Wednesday, September 26, 2007

The Great Indian Cricket Tamasha

With India winning the T20 World Cup in South Africa, came to an end two weeks of good cricket. It was good because teams were able to beat the Aussies, who were unbeatable in the ODIs, we beat Pakistan twice, and are the current World Champions. The same Indian team which was isolated for all the criticism in the world five months ago, is now the darling of every Indian. If you adored the team six months ago, you were a good-for-nothing fellow. However, today if you do not adore the Indian team, you are not patriotic. The same fans who demolished Dhoni's under-construction house, burnt effigies of players and bayed for their blood are now running around to get a glimpse of them. The players now find a place in every nook and corner of the house and nobody gets tired drooling over them.

The media had endless hours of news time dedicated to how World Cup 2007 (50-over version) has spelled dooms-day for Indian cricket. The same media is now drooling over the Indian team, again devoting endless hours of news time to every minute detail about the players' off-field life during and after the T20 Cup. Details to the extent of where did a particular players kith and kin position themselves during the final game were presented elaborately with the anchors and news-reporters dramatizing the entire piece of news. And at the end of all this, we came to know a lot lot lot more about players like Joginder Sharma, RP Singh, etc.

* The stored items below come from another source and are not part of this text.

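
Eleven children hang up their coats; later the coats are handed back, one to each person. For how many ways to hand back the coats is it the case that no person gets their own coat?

Recurrence: !11 = 10·(!10 + !9).
!11 = 10·(1334961 + 133496) = 10·1468457 = 14684570

14684570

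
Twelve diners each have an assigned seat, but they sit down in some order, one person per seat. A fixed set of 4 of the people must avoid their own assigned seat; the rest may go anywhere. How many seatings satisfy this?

339696000

Inclusion-exclusion on the 4 forbidden self-matches:
Σ_{j=0}^{4} (-1)^j C(4,j)(12-j)!
= C(4,0)·12! - C(4,1)·11! + C(4,2)·10! - C(4,3)·9! + C(4,4)·8!
= 479001600 - 159667200 + 21772800 - 1451520 + 40320
= 339696000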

But what did we come to know? We were enlightened about what Joginder likes to eat, where did he play in his bachpan, etc.
The unimaginative media-- both print and electronic-- hijacked Chak de India, the slogan meant for the hockey team and used it as if it was their own creation.

The sponsors, who were rethinking about their committement to cricket, are now back with their full financial might. Ready to pay unimaginable amounts to be associated with the Indian cricket team for a few seconds every day. Ask these sponsors to spend some money on research for the betterment of their company, and they will come back saying that they have not much funds to carry out research.

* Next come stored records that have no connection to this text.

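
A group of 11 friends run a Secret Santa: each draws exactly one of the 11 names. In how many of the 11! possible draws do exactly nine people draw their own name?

55

Choose which 9 of the 11 are fixed: C(11,9) = 55.
The other 2 form a derangement: !2 = 1.
Total: 55 × 1 = 55.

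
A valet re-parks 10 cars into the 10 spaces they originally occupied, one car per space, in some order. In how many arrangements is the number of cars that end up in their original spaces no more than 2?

3337406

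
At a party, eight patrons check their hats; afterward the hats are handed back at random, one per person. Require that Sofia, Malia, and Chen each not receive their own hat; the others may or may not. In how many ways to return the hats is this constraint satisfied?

27240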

Finally, the BCCI. This governing body of cricket should be working for the welfare of the game and players. However, time and again it seems to be working for its own welfare. After the first round exit from the World Cup, it sought to discipline the players in an innovative way-- restrict their endorsements. They thought of scratching off the centralised contract system and pay the players on a per match basis, with bonus thrown in for every win. Now, after the team has won the T20 World Cup, it has announced centralised contracts for the team members with enhanced retainorship fees. A u-turn on its own position in less than six months.

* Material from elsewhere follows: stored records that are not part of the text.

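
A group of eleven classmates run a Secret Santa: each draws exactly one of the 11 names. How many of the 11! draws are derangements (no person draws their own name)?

14684570

By inclusion-exclusion, !11 = Σ (-1)^k · 11!/k! for k=0..11
= 11! - 11!/1! + 11!/2! - 11!/3! + 11!/4! - 11!/5! + 11!/6! - 11!/7! + 11!/8! - 11!/9! + 11!/10! - 11!/11!
= 39916800 - 39916800 + 19958400 - 6652800 + 1663200 - 332640 + 55440 - 7920 + 990 - 110 + 11 - 1
= 14684570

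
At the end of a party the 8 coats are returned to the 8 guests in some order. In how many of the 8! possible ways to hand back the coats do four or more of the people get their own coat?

# with exactly i fixed is C(8,i)·!(8-i); sum over i=4..8:
  i=4: C(8,4)·!4 = 70·9 = 630
  i=5: C(8,5)·!3 = 56·2 = 112
  i=6: C(8,6)·!2 = 28·1 = 28
  i=7: C(8,7)·!1 = 8·0 = 0
  i=8: C(8,8)·!0 = 1·1 = 1
Total = 771.

771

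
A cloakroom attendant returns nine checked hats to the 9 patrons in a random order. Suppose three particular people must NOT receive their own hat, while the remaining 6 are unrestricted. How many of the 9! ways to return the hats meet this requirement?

Let A_j be the event that the j-th constrained one is fixed. By inclusion-exclusion over the 3 events:
Σ_{j=0}^{3} (-1)^j C(3,j)(9-j)!
= C(3,0)·9! - C(3,1)·8! + C(3,2)·7! - C(3,3)·6!
= 362880 - 120960 + 15120 - 720
= 256320

256320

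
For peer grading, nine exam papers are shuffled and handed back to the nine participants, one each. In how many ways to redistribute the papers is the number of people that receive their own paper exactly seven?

36

Pick the 7 fixed positions: C(9,7) = 36 ways.
The other 2 form a derangement: !2 = 1.
Total: 36 × 1 = 36.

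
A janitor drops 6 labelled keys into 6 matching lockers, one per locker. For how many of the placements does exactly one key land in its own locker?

Pick the single fixed position: C(6,1) = 6 ways.
The remaining 5 must be deranged: !5 = 44.
Total: 6 × 44 = 264.

264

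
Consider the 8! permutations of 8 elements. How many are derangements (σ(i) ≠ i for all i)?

14833

!8 = 8! · Σ_{k=0}^{8} (-1)^k/k!
= 8! - 8!/1! + 8!/2! - 8!/3! + 8!/4! - 8!/5! + 8!/6! - 8!/7! + 8!/8!
= 40320 - 40320 + 20160 - 6720 + 1680 - 336 + 56 - 8 + 1
= 14833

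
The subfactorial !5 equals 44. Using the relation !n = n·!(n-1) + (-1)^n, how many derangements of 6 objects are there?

!6 = 6·44 + 1 = 265.

265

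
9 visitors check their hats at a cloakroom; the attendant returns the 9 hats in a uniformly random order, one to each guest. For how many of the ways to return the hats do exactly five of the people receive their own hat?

Pick the 5 fixed positions: C(9,5) = 126 ways.
The remaining 4 must be deranged: !4 = 9.
Total: 126 × 9 = 1134.

1134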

The attitude of everybody-- fans, media and BCCI-- in this incident lacks professionalism. The fans do not professionally respect the players and the fact that they (the players) too can have a bad day in the office (exit from WC-2007). The fans get emotionally outraged-- if the team doesn't perform as per their expectations-- and get into a rioting mood. However, once the team wins a series or a major tournament, the same fans transform the devils into Gods.
The media too plays into the hands of fans' emotions. Instead of professionally reporting any cricketing event, they report it as if the tournament is an equivalent of World War 3. For e.g. WC-2007 used to be reported as War in the Windies. They report a single defeat as if Yudhishthir lost his kingdom to Duryodhan and every victory as if Arjun has killed Karna. Then there are those endless chat/debate shows, where even a player who has played just a single test match or ODI starts ranting on what the players feel, what should the BCCI be doing its job, how should Tendulkar play the hook shot, etc.

And finally the BCCI. Well, the less said about its professionalism, the better. I need not say anything as the over-enthusiastic media has already spent lot of air time and newsprint on this issue. But, after the T20 World Cup, nobody is bothered about the BCCI's method of functioning.

In the end, we all should understand that after all cricket is a game. Yes, I love it when India wins a match. I do not like to see India losing. But let us accept, this is a game, sometimes India will lose, sometimes it will win. However, we fans and media should not get to the extremes of adulation or rioting to prove our point. Congratulate the team on winning, support them when they lose. After all, the team is also made of humans. They have put in a lot of efforts to reach at that stage and are continuously putting in more efforts to remain there and progress to better stages.